Madurar espiritualmente en nuestra vida terrena puede en ocasiones exigirnos dolor y sacrificio, pero, sobre todo, nos va a permitir disfrutar, ahora, de un pequeño anticipo de la felicidad divina que disfrutan los que están en el Cielo. Y sabemos que esto es así gracias al testimonio de los santos. Sus edificantes vidas nos muestran que lo que uno pueda llegar a sufrir para purificarse interiormente no es nada en comparación con la felicidad que se experimenta en esta vida al alcanzar la santidad. Se trata de una felicidad generosa, que se comparte con los demás.
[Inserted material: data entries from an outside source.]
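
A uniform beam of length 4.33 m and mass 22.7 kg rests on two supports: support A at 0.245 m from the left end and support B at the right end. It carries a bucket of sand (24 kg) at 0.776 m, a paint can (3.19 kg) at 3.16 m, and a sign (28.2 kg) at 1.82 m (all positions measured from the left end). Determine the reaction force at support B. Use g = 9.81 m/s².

R_B ≈ 264 N

Sum moments about support A (its reaction then has zero moment arm).
Beam weight: 22.7 × 9.81 = 222.7 N down at 2.165 m → arm 1.92 m, τ = 222.7 × 1.92 = 427.6 N·m clockwise.
Bucket of sand: 24 × 9.81 = 235.4 N down at 0.776 m → arm 0.531 m, τ = 235.4 × 0.531 = 125 N·m clockwise.
Paint can: 3.19 × 9.81 = 31.29 N down at 3.16 m → arm 2.915 m, τ = 31.29 × 2.915 = 91.21 N·m clockwise.
Sign: 28.2 × 9.81 = 276.6 N down at 1.82 m → arm 1.575 m, τ = 276.6 × 1.575 = 435.6 N·m clockwise.
Net load moment about support A = 1079 N·m clockwise.
Reaction R at support B is upward at 4.33 m, arm 4.085 m → moment R × 4.085 counterclockwise.
Balancing moments: R × 4.085 = 1079, giving R = 264 N.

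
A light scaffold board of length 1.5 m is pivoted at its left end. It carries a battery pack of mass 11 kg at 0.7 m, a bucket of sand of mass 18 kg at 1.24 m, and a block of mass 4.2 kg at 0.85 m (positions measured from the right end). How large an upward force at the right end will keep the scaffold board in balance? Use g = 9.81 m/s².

F ≈ 106 N

About the left end:
Battery pack: 11 × 9.81 = 107.9 N down at 0.7 m → arm 0.8 m, τ = 107.9 × 0.8 = 86.32 N·m clockwise.
Bucket of sand: 18 × 9.81 = 176.6 N down at 1.24 m → arm 0.26 m, τ = 176.6 × 0.26 = 45.92 N·m clockwise.
Block: 4.2 × 9.81 = 41.2 N down at 0.85 m → arm 0.65 m, τ = 41.2 × 0.65 = 26.78 N·m clockwise.
Net moment of the loads = 159 N·m clockwise.
The upward force F acts at the right end, arm 1.5 m, giving F × 1.5 counterclockwise.
For rotational equilibrium, F × 1.5 = 159, so F = 159 / 1.5 = 106 N.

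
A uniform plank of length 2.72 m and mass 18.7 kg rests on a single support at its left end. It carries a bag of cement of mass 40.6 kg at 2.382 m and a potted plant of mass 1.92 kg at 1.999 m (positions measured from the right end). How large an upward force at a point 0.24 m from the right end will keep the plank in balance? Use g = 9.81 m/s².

Choose the left end as the axis so the unknown pivot reaction has zero arm there.
Beam weight: 18.7 × 9.81 = 183.4 N down at 1.36 m → arm 1.36 m, τ = 183.4 × 1.36 = 249.4 N·m clockwise.
Bag of cement: 40.6 × 9.81 = 398.3 N down at 2.382 m → arm 0.338 m, τ = 398.3 × 0.338 = 134.6 N·m clockwise.
Potted plant: 1.92 × 9.81 = 18.84 N down at 1.999 m → arm 0.721 m, τ = 18.84 × 0.721 = 13.58 N·m clockwise.
Net moment of the loads = 397.6 N·m clockwise.
The upward force F acts at a point 0.24 m from the right end, arm 2.48 m, giving F × 2.48 counterclockwise.
Στ = 0 ⇒ F × 2.48 = 397.6 ⇒ F = 397.6 / 2.48 = 160 N.

F ≈ 160 N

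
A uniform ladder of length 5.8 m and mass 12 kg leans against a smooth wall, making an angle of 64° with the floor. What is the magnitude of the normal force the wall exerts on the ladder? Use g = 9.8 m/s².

N_wall ≈ 28.7 N

Take moments about the foot of the ladder.
Ladder weight 12×9.8 = 117.6 N acts at 2.9 m along the ladder; its horizontal arm is 2.9·cos64° = 1.271 m → τ = 149.5 N·m clockwise.
Wall normal N acts horizontally at the top; its moment arm is the height L sinθ = 5.8·sin64° = 5.213 m, counterclockwise.
For rotational equilibrium, N × 5.213 = 149.5, so N = 28.7 N.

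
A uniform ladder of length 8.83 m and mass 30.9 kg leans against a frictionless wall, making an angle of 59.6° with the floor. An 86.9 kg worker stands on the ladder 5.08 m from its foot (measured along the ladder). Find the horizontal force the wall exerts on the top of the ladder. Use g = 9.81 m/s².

N_wall ≈ 377 N

Taking torques about the foot of the ladder:
Ladder weight 30.9×9.81 = 303.1 N acts at 4.415 m along the ladder; its horizontal arm is 4.415·cos59.6° = 2.234 m → τ = 677.1 N·m clockwise.
Worker: 86.9×9.81 = 852.5 N at 5.08 m → arm 2.571 m → τ = 2192 N·m clockwise.
Wall normal N acts horizontally at the top; its moment arm is the height L sinθ = 8.83·sin59.6° = 7.616 m, counterclockwise.
Setting net torque to zero: N × 7.616 = 2869 → N = 377 N.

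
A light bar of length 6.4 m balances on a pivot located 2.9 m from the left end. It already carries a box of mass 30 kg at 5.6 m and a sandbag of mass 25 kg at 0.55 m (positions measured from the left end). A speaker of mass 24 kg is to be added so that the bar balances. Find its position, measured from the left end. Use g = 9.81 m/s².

x ≈ 1.97 m from the left end

Sum moments about the pivot (at 2.9 m from the left end) (the support reaction has zero arm there).
Box: 30 × 9.81 = 294.3 N down at 5.6 m → arm 2.7 m, τ = 294.3 × 2.7 = 794.6 N·m clockwise.
Sandbag: 25 × 9.81 = 245.2 N down at 0.55 m → arm 2.35 m, τ = 245.2 × 2.35 = 576.2 N·m counterclockwise.
Net moment of existing loads = 218.4 N·m clockwise.
The speaker weighs 24 × 9.81 = 235.4 N and must supply an equal counterclockwise moment, so its lever arm about the pivot is 218.4 / 235.4 = 0.928 m.
That puts it at 2.9 − 0.928 = 1.97 m from the left end.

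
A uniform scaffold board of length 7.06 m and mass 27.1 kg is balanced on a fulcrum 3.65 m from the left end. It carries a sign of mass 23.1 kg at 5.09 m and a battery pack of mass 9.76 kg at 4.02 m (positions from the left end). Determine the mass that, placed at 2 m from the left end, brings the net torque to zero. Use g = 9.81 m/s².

m ≈ 20.4 kg

Take moments about the fulcrum (at 3.65 m from the left end).
Beam weight: 27.1 × 9.81 = 265.9 N down at 3.53 m → arm 0.12 m, τ = 265.9 × 0.12 = 31.91 N·m counterclockwise.
Sign: 23.1 × 9.81 = 226.6 N down at 5.09 m → arm 1.44 m, τ = 226.6 × 1.44 = 326.3 N·m clockwise.
Battery pack: 9.76 × 9.81 = 95.75 N down at 4.02 m → arm 0.37 m, τ = 95.75 × 0.37 = 35.43 N·m clockwise.
Net moment of known loads = 329.8 N·m clockwise.
An unknown mass m at 2 m has arm 1.65 m; its moment is m·g·1.65 counterclockwise.
Setting net torque to zero: m × 9.81 × 1.65 = 329.8 → m = 329.8 / (9.81 × 1.65) = 20.4 kg.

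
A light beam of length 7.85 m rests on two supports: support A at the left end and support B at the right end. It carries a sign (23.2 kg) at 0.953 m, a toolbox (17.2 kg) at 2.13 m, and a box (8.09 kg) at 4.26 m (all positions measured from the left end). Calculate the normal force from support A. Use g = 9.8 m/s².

Sum moments about support B (its reaction then has zero moment arm).
Sign: 23.2 × 9.8 = 227.4 N down at 0.953 m → arm 6.897 m, τ = 227.4 × 6.897 = 1568 N·m counterclockwise.
Toolbox: 17.2 × 9.8 = 168.6 N down at 2.13 m → arm 5.72 m, τ = 168.6 × 5.72 = 964.4 N·m counterclockwise.
Box: 8.09 × 9.8 = 79.28 N down at 4.26 m → arm 3.59 m, τ = 79.28 × 3.59 = 284.6 N·m counterclockwise.
Net load moment about support B = 2817 N·m counterclockwise.
Reaction R at support A is upward at 0 m, arm 7.85 m → moment R × 7.85 clockwise.
Στ = 0 ⇒ R × 7.85 = 2817 ⇒ R = 359 N.

R_A ≈ 359 N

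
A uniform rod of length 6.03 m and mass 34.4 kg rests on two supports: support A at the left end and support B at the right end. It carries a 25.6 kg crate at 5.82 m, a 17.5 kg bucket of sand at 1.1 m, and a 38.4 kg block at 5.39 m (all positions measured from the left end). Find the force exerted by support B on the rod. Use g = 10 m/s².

R_B ≈ 794 N

Taking torques about support A:
Beam weight: 34.4 × 10 = 344 N down at 3.015 m → arm 3.015 m, τ = 344 × 3.015 = 1037 N·m clockwise.
Crate: 25.6 × 10 = 256 N down at 5.82 m → arm 5.82 m, τ = 256 × 5.82 = 1490 N·m clockwise.
Bucket of sand: 17.5 × 10 = 175 N down at 1.1 m → arm 1.1 m, τ = 175 × 1.1 = 192.5 N·m clockwise.
Block: 38.4 × 10 = 384 N down at 5.39 m → arm 5.39 m, τ = 384 × 5.39 = 2070 N·m clockwise.
Net load moment about support A = 4790 N·m clockwise.
Reaction R at support B is upward at 6.03 m, arm 6.03 m → moment R × 6.03 counterclockwise.
For rotational equilibrium, R × 6.03 = 4790, so R = 794 N.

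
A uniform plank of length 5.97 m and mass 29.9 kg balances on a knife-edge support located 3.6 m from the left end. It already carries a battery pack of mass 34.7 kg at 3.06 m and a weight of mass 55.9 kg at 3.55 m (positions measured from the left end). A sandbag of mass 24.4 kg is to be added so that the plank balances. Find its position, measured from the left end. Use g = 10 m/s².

x ≈ 5.24 m from the left end

About the knife-edge support (at 3.6 m from the left end):
Beam weight: 29.9 × 10 = 299 N down at 2.985 m → arm 0.615 m, τ = 299 × 0.615 = 183.9 N·m counterclockwise.
Battery pack: 34.7 × 10 = 347 N down at 3.06 m → arm 0.54 m, τ = 347 × 0.54 = 187.4 N·m counterclockwise.
Weight: 55.9 × 10 = 559 N down at 3.55 m → arm 0.05 m, τ = 559 × 0.05 = 27.95 N·m counterclockwise.
Net moment of existing loads = 399.2 N·m counterclockwise.
The sandbag weighs 24.4 × 10 = 244 N and must supply an equal clockwise moment, so its lever arm about the knife-edge support is 399.2 / 244 = 1.64 m.
That puts it at 3.6 + 1.64 = 5.24 m from the left end.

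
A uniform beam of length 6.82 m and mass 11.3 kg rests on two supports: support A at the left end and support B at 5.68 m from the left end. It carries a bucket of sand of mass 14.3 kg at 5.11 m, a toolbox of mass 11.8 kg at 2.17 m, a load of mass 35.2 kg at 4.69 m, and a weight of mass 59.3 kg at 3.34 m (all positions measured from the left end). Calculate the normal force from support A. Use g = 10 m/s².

R_A ≈ 438 N

Taking torques about support B:
Beam weight: 11.3 × 10 = 113 N down at 3.41 m → arm 2.27 m, τ = 113 × 2.27 = 256.5 N·m counterclockwise.
Bucket of sand: 14.3 × 10 = 143 N down at 5.11 m → arm 0.57 m, τ = 143 × 0.57 = 81.51 N·m counterclockwise.
Toolbox: 11.8 × 10 = 118 N down at 2.17 m → arm 3.51 m, τ = 118 × 3.51 = 414.2 N·m counterclockwise.
Load: 35.2 × 10 = 352 N down at 4.69 m → arm 0.99 m, τ = 352 × 0.99 = 348.5 N·m counterclockwise.
Weight: 59.3 × 10 = 593 N down at 3.34 m → arm 2.34 m, τ = 593 × 2.34 = 1388 N·m counterclockwise.
Net load moment about support B = 2489 N·m counterclockwise.
Reaction R at support A is upward at 0 m, arm 5.68 m → moment R × 5.68 clockwise.
Στ = 0 ⇒ R × 5.68 = 2489 ⇒ R = 438 N.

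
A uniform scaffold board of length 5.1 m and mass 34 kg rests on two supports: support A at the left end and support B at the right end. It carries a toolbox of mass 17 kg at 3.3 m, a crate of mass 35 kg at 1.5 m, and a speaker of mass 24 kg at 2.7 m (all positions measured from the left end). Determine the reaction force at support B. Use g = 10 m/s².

About support A:
Beam weight: 34 × 10 = 340 N down at 2.55 m → arm 2.55 m, τ = 340 × 2.55 = 867 N·m clockwise.
Toolbox: 17 × 10 = 170 N down at 3.3 m → arm 3.3 m, τ = 170 × 3.3 = 561 N·m clockwise.
Crate: 35 × 10 = 350 N down at 1.5 m → arm 1.5 m, τ = 350 × 1.5 = 525 N·m clockwise.
Speaker: 24 × 10 = 240 N down at 2.7 m → arm 2.7 m, τ = 240 × 2.7 = 648 N·m clockwise.
Net load moment about support A = 2601 N·m clockwise.
Reaction R at support B is upward at 5.1 m, arm 5.1 m → moment R × 5.1 counterclockwise.
Setting net torque to zero: R × 5.1 = 2601 → R = 510 N.

R_B ≈ 510 N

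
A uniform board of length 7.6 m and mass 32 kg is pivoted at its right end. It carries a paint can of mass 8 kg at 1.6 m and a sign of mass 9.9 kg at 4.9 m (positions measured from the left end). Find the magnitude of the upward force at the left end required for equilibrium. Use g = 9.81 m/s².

F ≈ 253 N

Taking torques about the right end:
Beam weight: 32 × 9.81 = 313.9 N down at 3.8 m → arm 3.8 m, τ = 313.9 × 3.8 = 1193 N·m counterclockwise.
Paint can: 8 × 9.81 = 78.48 N down at 1.6 m → arm 6 m, τ = 78.48 × 6 = 470.9 N·m counterclockwise.
Sign: 9.9 × 9.81 = 97.12 N down at 4.9 m → arm 2.7 m, τ = 97.12 × 2.7 = 262.2 N·m counterclockwise.
Net moment of the loads = 1926 N·m counterclockwise.
The upward force F acts at the left end, arm 7.6 m, giving F × 7.6 clockwise.
Balancing moments: F × 7.6 = 1926, giving F = 1926 / 7.6 = 253 N.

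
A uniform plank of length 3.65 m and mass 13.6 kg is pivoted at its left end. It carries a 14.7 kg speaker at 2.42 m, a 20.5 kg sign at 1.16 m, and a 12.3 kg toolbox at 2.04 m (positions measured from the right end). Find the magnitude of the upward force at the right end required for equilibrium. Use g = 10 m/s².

Choose the left end as the axis so the unknown pivot reaction has zero arm there.
Beam weight: 13.6 × 10 = 136 N down at 1.825 m → arm 1.825 m, τ = 136 × 1.825 = 248.2 N·m clockwise.
Speaker: 14.7 × 10 = 147 N down at 2.42 m → arm 1.23 m, τ = 147 × 1.23 = 180.8 N·m clockwise.
Sign: 20.5 × 10 = 205 N down at 1.16 m → arm 2.49 m, τ = 205 × 2.49 = 510.5 N·m clockwise.
Toolbox: 12.3 × 10 = 123 N down at 2.04 m → arm 1.61 m, τ = 123 × 1.61 = 198 N·m clockwise.
Net moment of the loads = 1138 N·m clockwise.
The upward force F acts at the right end, arm 3.65 m, giving F × 3.65 counterclockwise.
For rotational equilibrium, F × 3.65 = 1138, so F = 1138 / 3.65 = 312 N.

F ≈ 312 N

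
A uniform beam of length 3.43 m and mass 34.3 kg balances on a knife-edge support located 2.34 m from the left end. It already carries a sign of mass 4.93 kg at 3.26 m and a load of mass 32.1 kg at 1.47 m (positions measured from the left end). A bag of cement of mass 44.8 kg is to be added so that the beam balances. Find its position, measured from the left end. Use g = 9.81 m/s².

Sum moments about the knife-edge support (at 2.34 m from the left end) (the support reaction has zero arm there).
Beam weight: 34.3 × 9.81 = 336.5 N down at 1.715 m → arm 0.625 m, τ = 336.5 × 0.625 = 210.3 N·m counterclockwise.
Sign: 4.93 × 9.81 = 48.36 N down at 3.26 m → arm 0.92 m, τ = 48.36 × 0.92 = 44.49 N·m clockwise.
Load: 32.1 × 9.81 = 314.9 N down at 1.47 m → arm 0.87 m, τ = 314.9 × 0.87 = 274 N·m counterclockwise.
Net moment of existing loads = 439.8 N·m counterclockwise.
The bag of cement weighs 44.8 × 9.81 = 439.5 N and must supply an equal clockwise moment, so its lever arm about the knife-edge support is 439.8 / 439.5 = 1 m.
That puts it at 2.34 + 1 = 3.34 m from the left end.

x ≈ 3.34 m from the left end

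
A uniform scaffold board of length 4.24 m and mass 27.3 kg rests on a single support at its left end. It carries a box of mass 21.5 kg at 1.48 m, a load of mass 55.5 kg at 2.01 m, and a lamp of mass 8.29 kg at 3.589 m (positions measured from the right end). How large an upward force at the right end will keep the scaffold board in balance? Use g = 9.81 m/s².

F ≈ 570 N

Take moments about the left end.
Beam weight: 27.3 × 9.81 = 267.8 N down at 2.12 m → arm 2.12 m, τ = 267.8 × 2.12 = 567.7 N·m clockwise.
Box: 21.5 × 9.81 = 210.9 N down at 1.48 m → arm 2.76 m, τ = 210.9 × 2.76 = 582.1 N·m clockwise.
Load: 55.5 × 9.81 = 544.5 N down at 2.01 m → arm 2.23 m, τ = 544.5 × 2.23 = 1214 N·m clockwise.
Lamp: 8.29 × 9.81 = 81.32 N down at 3.589 m → arm 0.651 m, τ = 81.32 × 0.651 = 52.94 N·m clockwise.
Net moment of the loads = 2417 N·m clockwise.
The upward force F acts at the right end, arm 4.24 m, giving F × 4.24 counterclockwise.
Balancing moments: F × 4.24 = 2417, giving F = 2417 / 4.24 = 570 N.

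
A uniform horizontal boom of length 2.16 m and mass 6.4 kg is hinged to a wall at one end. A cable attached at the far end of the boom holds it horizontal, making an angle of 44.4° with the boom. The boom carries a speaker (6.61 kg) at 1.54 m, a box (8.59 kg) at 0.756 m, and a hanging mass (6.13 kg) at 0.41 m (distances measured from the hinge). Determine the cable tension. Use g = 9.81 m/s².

Taking torques about the hinge:
Beam weight: 6.4 × 9.81 = 62.78 N down at 1.08 m → arm 1.08 m, τ = 62.78 × 1.08 = 67.8 N·m clockwise.
Speaker: 6.61 × 9.81 = 64.84 N down at 1.54 m → arm 1.54 m, τ = 64.84 × 1.54 = 99.85 N·m clockwise.
Box: 8.59 × 9.81 = 84.27 N down at 0.756 m → arm 0.756 m, τ = 84.27 × 0.756 = 63.71 N·m clockwise.
Hanging mass: 6.13 × 9.81 = 60.14 N down at 0.41 m → arm 0.41 m, τ = 60.14 × 0.41 = 24.66 N·m clockwise.
Total clockwise load moment = 256 N·m.
The cable tension T acts at 2.16 m; only its component perpendicular to the boom, T sinθ, produces torque. sin 44.4° = 0.6997.
Στ = 0 ⇒ T × 2.16 × 0.6997 = 256 ⇒ T = 256 / 1.511 = 169 N.

T ≈ 169 N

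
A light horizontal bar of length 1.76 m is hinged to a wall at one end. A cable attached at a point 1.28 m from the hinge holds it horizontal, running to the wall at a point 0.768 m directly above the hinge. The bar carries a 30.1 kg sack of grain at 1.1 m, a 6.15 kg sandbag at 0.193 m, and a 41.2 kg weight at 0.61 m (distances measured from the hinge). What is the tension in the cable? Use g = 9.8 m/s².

T ≈ 884 N

Taking torques about the hinge:
Sack of grain: 30.1 × 9.8 = 295 N down at 1.1 m → arm 1.1 m, τ = 295 × 1.1 = 324.5 N·m clockwise.
Sandbag: 6.15 × 9.8 = 60.27 N down at 0.193 m → arm 0.193 m, τ = 60.27 × 0.193 = 11.63 N·m clockwise.
Weight: 41.2 × 9.8 = 403.8 N down at 0.61 m → arm 0.61 m, τ = 403.8 × 0.61 = 246.3 N·m clockwise.
Total clockwise load moment = 582.4 N·m.
The cable tension T acts at 1.28 m; only its component perpendicular to the bar, T sinθ, produces torque. sinθ = h/√(h²+d²) = 0.768/√(0.768²+1.28²) = 0.5145.
Στ = 0 ⇒ T × 1.28 × 0.5145 = 582.4 ⇒ T = 582.4 / 0.6586 = 884 N.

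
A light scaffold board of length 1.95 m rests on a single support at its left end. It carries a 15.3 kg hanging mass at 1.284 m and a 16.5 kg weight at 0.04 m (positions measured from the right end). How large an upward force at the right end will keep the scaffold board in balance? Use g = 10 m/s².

Choose the left end as the axis so the unknown pivot reaction has zero arm there.
Hanging mass: 15.3 × 10 = 153 N down at 1.284 m → arm 0.666 m, τ = 153 × 0.666 = 101.9 N·m clockwise.
Weight: 16.5 × 10 = 165 N down at 0.04 m → arm 1.91 m, τ = 165 × 1.91 = 315.1 N·m clockwise.
Net moment of the loads = 417 N·m clockwise.
The upward force F acts at the right end, arm 1.95 m, giving F × 1.95 counterclockwise.
Setting net torque to zero: F × 1.95 = 417 → F = 417 / 1.95 = 214 N.

F ≈ 214 N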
Porque la principal cualidad de los santos no es el sufrimiento, sino la alegría. ¿Conocen algún santo triste?

Quizás alguien pueda decir: «Vale, eso suena muy bien, pero yo estoy tan mal, mi vida está tan hundida, que me siento incapaz de recuperarme». Ciertamente, todos nosotros, de un modo u otro, antes o después, hemos pasado o pasaremos por una situación difícil, porque es ley de vida tener altibajos. Pues bien, precisamente el texto de las Lamentaciones y el Salmo que hemos escuchado ponen voz a esas personas que pasan por un mal momento. Y nos hacen ver que, por muy hundida que esté nuestra vida, o por muy graves que sean los pecados que hemos cometido, siempre podemos confiar en la misericordia de Dios.

Esa es nuestra esperanza: que Dios nos trata con misericordia y nos rescata del mal si nos ponemos en sus manos. Por muy malos que creamos ser, Dios siempre nos tiene guardado un lugar en el Cielo, y no sólo allí: también aquí nos tiene reservado un lugar para estar con nosotros –ahora– en lo más hondo de nuestro corazón.

En los momentos de tristeza y angustia, recojámonos interiormente y entremos en la intimidad de nuestro corazón. Acerquémonos a Cristo y dejemos que nos abrace y nos purifique con su amor. Es una experiencia dura –como toda purificación–, pero sobre todo consoladora. Así lo narra san Juan de la Cruz:

¡Oh llama de amor viva,
que tiernamente hieres
de mi alma en el más profundo centro!

Eso es, precisamente, lo que están ahora experimentando los fieles difuntos en el Purgatorio. Por ellos celebramos esta Eucaristía, para que se consuma cuanto antes su plena unión con Dios.

Dios te bendice oramos: Credo, Padrenuestro, Avemaría, Gloria.